Hi, I wrote a program that created all the permutations of a given string. I'm trying to modify it to not use recursion while using a queue. I am not sure how to do this... any help will be appreciated! Here is my code:
Given the string, W, and the length, L, find all permutations of the set I = {0, 1, 2, ... , L - 1}
And
Given a permutation P = {i(1), i(2), ..., i(L-1)}, of I, then a permutation of W is given by the concatenation of W.at(i(1)), W.at(i(2)), ... , W.at(i(L-1))
Example:
W = Dog
L = 3
'D' -> 0, 'o' -> 1, 'g' -> 2
All possible permutations of {0, 1, 2}:
012
021
120
102
201
210
(which represent the following strings):
Dog
Dgo
ogD
oDg
gDo
goD
Thus, the problem becomes simply, how to find all possible permutations of this set {0,1,2,...,N} (non-recursively)?
This problem has been extensively studied and there is a plethora of information online.
Why not? Unless of course this is homework, in which case someone posting the code to an algorithm you don't fully understand won't really help you learn.
That aside, I'm haven't got the faintest idea how you would do it without recursion and with only a queue.
//read in lines
//step 1. set copy equal to temp
//step 2. find the char in copy that you want to work with
//step 3. erase that char from the string
//step 4. insert that char before the plus sign
//step 5. push to the queue
This is a typical problem in a data structure and algorithm course, and fortunately (of course, otherwise we wouldn't call it typical), there is a breadth-first search approach, which can be in turn implemented with the "queue" data structure.
Part 1: What's the idea?
The idea is: if you treat every character as a node of a complete graph, then the permutation problem becomes the problem of graph traversal. You need to find all routes that can traverse the graph. This is a very typical problem that has been studied.

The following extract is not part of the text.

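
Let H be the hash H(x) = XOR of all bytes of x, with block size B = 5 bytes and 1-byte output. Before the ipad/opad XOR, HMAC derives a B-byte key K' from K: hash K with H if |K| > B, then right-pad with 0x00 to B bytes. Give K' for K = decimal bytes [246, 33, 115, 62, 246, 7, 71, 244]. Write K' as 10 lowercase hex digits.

d800000000

|K| = 8 > B = 5, so first hash the key.
H(K): XOR f6⊕21⊕73⊕3e⊕f6⊕07⊕47⊕f4 = d8.
Zero-pad H(K) = d8 to 5 bytes: K' = d8 00 00 00 00.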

Part 2: How do we represent the graph?
You could use adjacent matrix, for example, to represent the graph. Other options, such as adjacent list, might not be the best idea in terms of time complexity. But I believe you could still do it, if you insist.
Part 3: How do we implement breadth first search with queue?
I guess this is what you're learning at the moment, isn't it? Otherwise you professor/tutor might not want you modify the recursive solution into a queue based one. When you are at a node, you add nodes around it into the queue, then pop one out; repeat this until finished. Pay attention to nasty details in implementation.
Personally, I think it would be a good exercise to implement the graph traversal with depth first search as well, because it will serve as a contrast/comparison with breadth first search. How do we do that? You might want to use stack, for example.